Here are some of the most popularly believed myths about our canine friends – and the truth, once and for all…
• A Dog’s Mouth is Clean
We all know that human mouths are full of nasty germs, and a cat’s mouth is appallingly toxic, but so many people subscribe to the idea that a dog’s mouth is clean and his saliva is even antibacterial in nature. The truth is that, sadly, your dog’s mouth is no cleaner than yours (or the cat’s). There is a reason he has doggie breath – and a clean mouth isn’t it! It’s not a reason to panic about Fido’s enthusiastic licking of your face, but don’t let him eat from your bowl, or lick your wounds. The good news is that most of the germs in his mouth are canine-specific – and if he is healthy, it should be fine.

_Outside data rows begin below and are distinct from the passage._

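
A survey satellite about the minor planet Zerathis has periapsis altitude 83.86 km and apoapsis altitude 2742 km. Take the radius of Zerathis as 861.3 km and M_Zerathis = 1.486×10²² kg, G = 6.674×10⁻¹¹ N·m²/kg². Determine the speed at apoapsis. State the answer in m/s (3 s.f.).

v ≈ 338 m/s

μ = GM = 6.674×10⁻¹¹ × 1.486×10²² = 9.918×10¹¹ m³/s².
r_p = 861.3 + 83.86 = 945.16 km = 9.4516×10⁵ m.
r_a = 861.3 + 2742 = 3603.3 km = 3.6033×10⁶ m.
Semi-major axis a = (r_p + r_a)/2 = 2274.2 km = 2.274×10⁶ m.
Vis-viva: v² = μ(2/r − 1/a) = 9.918×10¹¹ × (5.550×10⁻⁷ − 4.397×10⁻⁷) = 1.144×10⁵ m²/s².
v = 338.2 m/s.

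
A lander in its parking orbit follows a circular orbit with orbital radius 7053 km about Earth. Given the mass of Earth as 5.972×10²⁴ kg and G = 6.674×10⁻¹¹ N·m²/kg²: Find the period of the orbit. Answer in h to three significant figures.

T ≈ 1.64 h

μ = GM = 6.674×10⁻¹¹ × 5.972×10²⁴ = 3.986×10¹⁴ m³/s².
r = 7053 km = 7.053×10⁶ m.
Kepler's third law: T = 2π√(r³/μ) = 2π√((7.053×10⁶)³ / 3.986×10¹⁴).
r³/μ = 8.803×10⁵ s², so T = 2π × 9.382×10² = 5.895×10³ s.
Converting: 5.895×10³ s ÷ 3600 = 1.638 h.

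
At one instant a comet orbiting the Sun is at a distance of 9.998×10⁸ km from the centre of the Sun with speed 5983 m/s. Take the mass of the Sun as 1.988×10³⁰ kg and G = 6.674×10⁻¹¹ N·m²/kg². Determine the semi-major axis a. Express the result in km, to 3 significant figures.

a ≈ 5.78×10⁸ km

μ = GM = 6.674×10⁻¹¹ × 1.988×10³⁰ = 1.327×10²⁰ m³/s².
r = 9.998×10¹¹ m.
Vis-viva rearranged: 1/a = 2/r − v²/μ = 2.000×10⁻¹² − 2.698×10⁻¹³ = 1.731×10⁻¹² m⁻¹.
a = 5.778×10¹¹ m = 5.7783×10⁸ km.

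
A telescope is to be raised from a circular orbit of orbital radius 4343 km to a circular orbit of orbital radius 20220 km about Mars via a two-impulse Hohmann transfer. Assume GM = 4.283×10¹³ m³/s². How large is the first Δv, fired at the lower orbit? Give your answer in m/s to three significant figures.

Δv ≈ 889 m/s

r₁ = 4343 km = 4.343×10⁶ m.
r₂ = 20220 km = 2.022×10⁷ m.
Transfer ellipse a_t = (r₁ + r₂)/2 = 1.228×10⁷ m.
At r₁: circular v_c1 = √(μ/r₁) = 3140 m/s; transfer-periapsis v_p = √[μ(2/r₁ − 1/a_t)] = 4029 m/s.
Δv₁ = v_p − v_c1 = 889.1 m/s.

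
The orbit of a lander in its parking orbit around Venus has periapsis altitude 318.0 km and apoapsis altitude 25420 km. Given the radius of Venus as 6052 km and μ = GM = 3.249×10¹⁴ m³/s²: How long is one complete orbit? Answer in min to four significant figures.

r_p = 6052 + 318.0 = 6370.0 km = 6.3700×10⁶ m.
r_a = 6052 + 25420 = 31472 km = 3.1472×10⁷ m.
Semi-major axis a = (r_p + r_a)/2 = (6370.0 + 31472)/2 = 18921 km = 1.892×10⁷ m.
By Kepler's third law T = 2π√(a³/μ) = 2π × 4.566×10³ = 2.869×10⁴ s.
= 478.2 min.

T ≈ 478.2 min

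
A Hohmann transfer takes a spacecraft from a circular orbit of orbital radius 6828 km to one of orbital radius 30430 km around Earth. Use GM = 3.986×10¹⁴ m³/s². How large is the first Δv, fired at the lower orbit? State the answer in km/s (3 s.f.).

Δv ≈ 2.12 km/s

r₁ = 6828 km = 6.828×10⁶ m.
r₂ = 30430 km = 3.043×10⁷ m.
Transfer ellipse a_t = (r₁ + r₂)/2 = 1.863×10⁷ m.
At r₁: circular v_c1 = √(μ/r₁) = 7641 m/s; transfer-perigee v_p = √[μ(2/r₁ − 1/a_t)] = 9765 m/s.
Δv₁ = v_p − v_c1 = 2125 m/s.
= 2.125 km/s.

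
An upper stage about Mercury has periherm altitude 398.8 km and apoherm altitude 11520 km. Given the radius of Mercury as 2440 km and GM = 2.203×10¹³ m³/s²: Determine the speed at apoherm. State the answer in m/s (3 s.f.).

v ≈ 730 m/s

r_p = 2440 + 398.8 = 2838.8 km = 2.8388×10⁶ m.
r_a = 2440 + 11520 = 13960 km = 1.3960×10⁷ m.
Semi-major axis a = (r_p + r_a)/2 = 8399.4 km = 8.399×10⁶ m.
Vis-viva: v² = μ(2/r − 1/a) = 2.203×10¹³ × (1.433×10⁻⁷ − 1.191×10⁻⁷) = 5.334×10⁵ m²/s².
v = 730.3 m/s.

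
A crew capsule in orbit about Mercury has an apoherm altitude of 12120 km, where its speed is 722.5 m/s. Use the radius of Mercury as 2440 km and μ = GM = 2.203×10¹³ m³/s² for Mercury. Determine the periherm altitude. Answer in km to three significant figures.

r_a = 2440 + 12120 = 14560 km = 1.456×10⁷ m.
Specific energy ε = v²/2 − μ/r = -1.252×10⁶ J/kg, so a = −μ/(2ε) = 8.798×10⁶ m.
The apsides satisfy r_p + r_a = 2a, so the periherm radius is 2a − r_a = 3.035×10⁶ m = 3035.2 km.
Periherm altitude = 3035.2 − 2440 = 595.20 km.

periherm altitude ≈ 595 km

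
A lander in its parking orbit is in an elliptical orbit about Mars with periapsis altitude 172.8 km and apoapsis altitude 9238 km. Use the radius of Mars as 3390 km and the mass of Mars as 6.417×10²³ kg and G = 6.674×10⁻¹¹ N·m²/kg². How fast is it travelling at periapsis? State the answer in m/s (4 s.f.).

μ = GM = 6.674×10⁻¹¹ × 6.417×10²³ = 4.283×10¹³ m³/s².
r_p = 3390 + 172.8 = 3562.8 km = 3.5628×10⁶ m.
r_a = 3390 + 9238 = 12628 km = 1.2628×10⁷ m.
Semi-major axis a = (r_p + r_a)/2 = 8095.4 km = 8.095×10⁶ m.
Vis-viva: v² = μ(2/r − 1/a) = 4.283×10¹³ × (5.614×10⁻⁷ − 1.235×10⁻⁷) = 1.875×10⁷ m²/s².
v = 4330 m/s.

v ≈ 4330 m/s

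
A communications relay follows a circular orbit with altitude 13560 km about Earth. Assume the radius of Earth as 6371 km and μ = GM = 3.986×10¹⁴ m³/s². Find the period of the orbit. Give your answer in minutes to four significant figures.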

• Dogs See in Black and White
I remember hearing as a child that all animals see in black and white, dogs included. This isn’t actually true. In times past, scientists didn’t fully understand the eye and assumed that the difference between a dog eye and a human eye meant that dogs were limited to black and white vision. Now we understand so much more about the retina and the role that retinal cones play. Current science suggests that dogs do in fact see in colour, but more those colours on the blue side of the colour spectrum. Scientists believe they may be red-green colour blind, and probably see in variations of primarily blue, greenish-yellow, yellow, and grey.
• A Dog is Healthy if its Nose is Wet
A cold, wet nose signifies a healthy dog? Not necessarily. This myth likely originated with the once prevalent canine distemper virus, which causes hardening and drying of the nose and footpads. A cold, wet nose was a sign that the dog was distemper-free. A dog may be well if his nose is not cold and wet; for example, a dog that has just woken up will often be warm or dry. Alternatively, a dog with a weeping, running, or very cold nose may be unwell. The nose doesn’t necessarily know!
• One Human Year = Seven Dog Years
This misconception has its roots in people taking the average dog lifespan and drawing comparisons against a human lifespan, and making a correlation. It isn’t entirely accurate, however. Dogs do age at a faster rate than do humans, but this is very dependent on breed – small breeds commonly live for twice as long as large or giant dog breeds (fifteen to twenty years as opposed to just seven to ten years). A one year old dog resembles a human teenager, and an eight year old medium sized dog is like a middle aged human. It all depends on the breed. A Malamute at age ten will be a much older dog than a Pomeranian at age ten. It’s interesting also to note that giant dog breeds take longer to reach adulthood than do small dog breeds – puppyhood is extended despite their large size.